Social Isolation (SI) is a global hazard affecting older adults and has been identified as a “silent killer” (SW Grand
Challenges 2015). Loneliness and isolation among elders are associated with increased rates of heart disease, mortality, cancer and a range of negative health behaviors. To date, most research has focused in high-income countries using SI as a predictor of outcome. However little is known regarding the predictors of SI and how SI varies by culture. In Mexico increasing attention has been paid to the challenges facing elders; however no studies have explored the predictors of SI among this population. To address this gap we aimed to estimate prevalence of SI and identify physical and mental health predictors by using a national probability sample of older adults in Mexico as guided by Nicholson’s (2009; 2012) conceptual analysis.
Data are from the Mexico component of the WHO Study on Global AGEing and Adult Health (SAGE). The survey used a multistage, stratified clustered sample design, with household clusters sampled to reflect age, sex, level of wealth/local economic development, and urban/rural status in the Mexico Census. Interviews included 1,881 adults aged ≥ 60 years in Wave 1 (2007 2010). Measures are standardized, wellvalidated and widely used in world health surveys. As proxy for SI it was defined as moderate to extreme difficulty with interpersonal activities (WHO “Interpersonal Activities”; α=.87). Independent variables included 1) sociodemographic (i.e. age, gender, education, income, marital status; 2) physical health (i.e. chronic health conditions, vision/hearing impairment, fatigue, alcohol/tobacco use, functional impairment); and 3) psychosocial (i.e. depression, social cohesion, quality of life, memory impairment). We examined zero-order correlations across variables and used logistic regression for analysis while controlling for sociodemographics.

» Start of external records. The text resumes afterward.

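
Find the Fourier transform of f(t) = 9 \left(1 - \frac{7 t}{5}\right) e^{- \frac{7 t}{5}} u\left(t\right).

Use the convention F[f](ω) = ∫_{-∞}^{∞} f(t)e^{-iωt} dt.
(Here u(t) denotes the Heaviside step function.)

F(ω) = \frac{225 i \omega}{- 25 \omega^{2} + 70 i \omega + 49}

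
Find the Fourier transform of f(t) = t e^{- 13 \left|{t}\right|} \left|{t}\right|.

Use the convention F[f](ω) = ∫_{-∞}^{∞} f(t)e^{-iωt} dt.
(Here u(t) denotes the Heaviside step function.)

F(ω) = \frac{4 i \omega \left(\omega^{2} - 507\right)}{\left(\omega^{2} + 169\right)^{3}}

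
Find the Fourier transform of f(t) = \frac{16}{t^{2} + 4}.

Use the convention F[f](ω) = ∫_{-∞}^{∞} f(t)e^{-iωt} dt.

F(ω) = 8 \pi e^{- 2 \left|{\omega}\right|}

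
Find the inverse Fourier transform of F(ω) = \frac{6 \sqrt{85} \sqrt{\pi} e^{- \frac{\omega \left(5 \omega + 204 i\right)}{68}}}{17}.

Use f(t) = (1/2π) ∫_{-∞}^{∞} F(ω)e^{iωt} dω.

f(t) = 6 e^{- \frac{17 \left(t - 3\right)^{2}}{5}}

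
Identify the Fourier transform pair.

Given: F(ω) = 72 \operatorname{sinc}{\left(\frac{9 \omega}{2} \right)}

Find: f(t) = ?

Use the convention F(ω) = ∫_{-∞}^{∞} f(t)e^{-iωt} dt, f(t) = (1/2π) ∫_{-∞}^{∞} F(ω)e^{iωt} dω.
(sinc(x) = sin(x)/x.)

f(t) = 8 \left(\begin{cases} 1 & \text{for}\: \left|{t}\right| < \frac{9}{2} \\0 & \text{otherwise} \end{cases}\right)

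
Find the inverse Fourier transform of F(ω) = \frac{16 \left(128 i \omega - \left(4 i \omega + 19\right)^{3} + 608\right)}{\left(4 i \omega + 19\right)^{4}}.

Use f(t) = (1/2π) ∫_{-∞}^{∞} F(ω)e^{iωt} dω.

f(t) = 4 \left(t^{2} - 1\right) e^{- \frac{19 t}{4}} u\left(t\right)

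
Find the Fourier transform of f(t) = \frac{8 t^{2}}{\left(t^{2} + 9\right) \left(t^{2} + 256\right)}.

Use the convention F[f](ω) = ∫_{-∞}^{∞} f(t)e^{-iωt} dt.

F(ω) = \frac{8 \pi \left(16 - 3 e^{13 \left|{\omega}\right|}\right) e^{- 16 \left|{\omega}\right|}}{247}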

Per our definition, approximately 6% of older adults in Mexico are socially isolated. Results indicate that among elders in Mexico: those who are ≥75 years have 2.5x the odds of SI compared to those who 60 to 75 years; those who report moderate to extreme fatigue have 3.5x the odds of SI compared to those with little or no fatigue; those dissatisfied with their quality of life have 2x the odds of SI compared to those not dissatisfied; and those reporting moderate to severe functional impairment have 6.5x the odds of SI compared to those reporting less than moderate impairment.
Conclusions and Implications:
SI is an under-recognized yet critical social concern among older adults in Mexico. Based on our results 1) Mexico’s geriatric professionals should address SI through their developing geriatric care infrastructure and 2) practitioners (primary care physicians, psychologists, social workers, “gerontologos”) should screen for SI among all older adults, especially the oldest old and those who with identified risk factors.
Future research should both identify protective factors and explore the role of critical socio-political (e.g. violence, city planning) and cultural factors (e.g. familism, perceptions of aging, ageism) for SI in Mexican context and how these elements may be incorporated into effective strategies for prevention and intervention for this vulnerable population.